Corpus Christi altar

Abstract Textile design


John Piper: The Fabric of Modernism is the first major exhibition to focus on the artist’s role as the designer of printed fabrics and tapestries in the post-war period. It brings together many of the fabrics that he designed for the 1950s and ’60s home together with studies and related paintings, collages and prints. It demonstrates Piper’s extraordinary versatility as an artist, and his openness to working with skilled craftsmen, printers and workshops to realise his ideas.

John Piper and abstract art

One of Piper’s first fabrics was ‘Abstract’ (1955), which was printed by David Whitehead Ltd, a company based in Lancashire. What is so interesting is that this strikingly modern design was actually based on a painting that Piper had created in the mid-1930s called ‘Abstract Painting 1935’, when he was working in an exclusively abstract style that predated his much more familiar images of churches and country houses.

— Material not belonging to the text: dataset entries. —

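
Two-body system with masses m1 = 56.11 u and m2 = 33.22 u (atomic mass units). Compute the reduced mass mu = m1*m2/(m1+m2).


mu = m1 * m2 / (m1 + m2)
= 56.11 * 33.22 / (56.11 + 33.22)
= 1863.9742 / 89.33
= 20.8662 u

20.8662


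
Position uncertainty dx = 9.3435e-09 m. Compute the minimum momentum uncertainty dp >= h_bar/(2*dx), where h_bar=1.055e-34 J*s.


dp = h_bar / (2 * dx)
= 1.055e-34 / (2 * 9.3435e-09)
= 1.055e-34 / 1.8687e-08
= 5.6456e-27 kg*m/s

5.6456e-27


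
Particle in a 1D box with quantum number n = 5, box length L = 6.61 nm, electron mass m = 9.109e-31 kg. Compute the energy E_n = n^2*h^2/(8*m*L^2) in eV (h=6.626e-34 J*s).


E = n^2 * h^2 / (8 * m * L^2)
= 5^2 * (6.626e-34)^2 / (8 * 9.109e-31 * (6.61e-9)^2)
= 25 * 4.3904e-67 / (8 * 9.109e-31 * 4.3692e-17)
= 3.4473e-20 J
= 0.2152 eV

0.2152


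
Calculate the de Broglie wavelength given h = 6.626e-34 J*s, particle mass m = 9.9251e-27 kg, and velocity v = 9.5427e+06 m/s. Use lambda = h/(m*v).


lambda = h / (m * v)
= 6.626e-34 / (9.9251e-27 * 9.5427e+06)
= 6.626e-34 / 9.4712e-20
= 6.9959e-15 m

6.9959e-15


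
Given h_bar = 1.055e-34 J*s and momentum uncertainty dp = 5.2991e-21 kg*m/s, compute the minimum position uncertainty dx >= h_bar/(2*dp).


dx = h_bar / (2 * dp)
= 1.055e-34 / (2 * 5.2991e-21)
= 1.055e-34 / 1.0598e-20
= 9.9545e-15 m

9.9545e-15


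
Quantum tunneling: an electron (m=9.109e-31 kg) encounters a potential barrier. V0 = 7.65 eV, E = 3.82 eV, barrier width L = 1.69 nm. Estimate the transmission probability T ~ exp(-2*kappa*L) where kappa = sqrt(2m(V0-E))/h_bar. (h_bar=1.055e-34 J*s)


V0 - E = 3.83 eV = 6.1357e-19 J
kappa = sqrt(2 * m * (V0-E)) / h_bar
= sqrt(2 * 9.109e-31 * 6.1357e-19) / 1.055e-34
= 1.0021e+10 /m
2*kappa*L = 2 * 1.0021e+10 * 1.69e-9
= 33.8723
T = exp(-33.8723) = 1.947281e-15

1.947281e-15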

The original painting, which we show alongside the textile in the exhibition, was owned by Hans and Elsbeth Juda, who were the editors of The Ambassador – a magazine that served to promote British design and exports abroad. It is easy to see why Piper selected this painting as the basis for a repeat pattern. Its modern composition revealed the international influences on his work, particularly the impact of his trips to Paris in the mid-1930s where he had seen the abstract work of Pablo Picasso, Alexander Calder and Jean Hélion. The vertical bands of dark and light forms, with intersecting triangular and circular shapes, made it particularly appropriate for a hanging fabric that would be used for curtains. Piper really understood that pattern design was not just about creating a flat repeat, but something that would flow and have rhythm when hanging in folds.

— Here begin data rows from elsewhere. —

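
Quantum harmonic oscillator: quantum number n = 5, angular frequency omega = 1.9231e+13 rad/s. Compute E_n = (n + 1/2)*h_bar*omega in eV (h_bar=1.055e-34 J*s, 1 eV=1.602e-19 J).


E = (n + 1/2) * h_bar * omega
= (5 + 0.5) * 1.055e-34 * 1.9231e+13
= 5.5 * 2.0289e-21
= 1.1159e-20 J
= 0.0697 eV

0.0697


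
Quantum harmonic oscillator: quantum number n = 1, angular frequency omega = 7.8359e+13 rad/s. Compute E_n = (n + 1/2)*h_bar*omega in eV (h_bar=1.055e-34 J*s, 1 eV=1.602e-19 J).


E = (n + 1/2) * h_bar * omega
= (1 + 0.5) * 1.055e-34 * 7.8359e+13
= 1.5 * 8.2669e-21
= 1.2400e-20 J
= 0.0774 eV

0.0774


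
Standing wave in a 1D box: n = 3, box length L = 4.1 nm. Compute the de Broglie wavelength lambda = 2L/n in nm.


lambda = 2L / n
= 2 * 4.1 / 3
= 8.2 / 3
= 2.7333 nm

2.7333


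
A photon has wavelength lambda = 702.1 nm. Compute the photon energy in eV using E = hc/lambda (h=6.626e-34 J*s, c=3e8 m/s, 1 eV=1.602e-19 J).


E = hc / lambda
= (6.626e-34)(3e8) / (702.1e-9)
= 1.9878e-25 / 7.0210e-07
= 2.8312e-19 J
Converting to eV: 2.8312e-19 / 1.602e-19
= 1.7673 eV

1.7673


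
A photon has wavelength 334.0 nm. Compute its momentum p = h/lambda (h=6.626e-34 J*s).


p = h / lambda
= 6.626e-34 / (334.0e-9)
= 6.626e-34 / 3.3400e-07
= 1.9838e-27 kg*m/s

1.9838e-27


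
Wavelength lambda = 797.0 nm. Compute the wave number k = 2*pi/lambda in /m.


k = 2 * pi / lambda
= 6.2832 / (797.0e-9)
= 6.2832 / 7.9700e-07
= 7.8835e+06 /m

7.8835e+06


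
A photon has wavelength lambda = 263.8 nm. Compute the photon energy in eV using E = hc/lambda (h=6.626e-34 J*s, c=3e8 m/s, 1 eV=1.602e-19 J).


E = hc / lambda
= (6.626e-34)(3e8) / (263.8e-9)
= 1.9878e-25 / 2.6380e-07
= 7.5353e-19 J
Converting to eV: 7.5353e-19 / 1.602e-19
= 4.7037 eV

4.7037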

John Piper and David Whitehead

‘Abstract’ was one of a number of fabrics that he designed for David Whitehead in the 1950s and ’60s, which are each very distinctive from each other and were reinterpretations of historical subjects in a modernist idiom. The fabrics included a design based on a church monument by Grinling Gibbons, another on the gates at Blenheim Palace, whilst others featured foliate heads based on ‘green men’ in medieval carvings, and coastal landscapes in Brittany. He later produced a whole range for Arthur Sanderson and Sons’ centenary in 1960 including one based on a church by the Grand Canal in Venice, and others based on stained glass windows and his paintings of the Welsh mountains.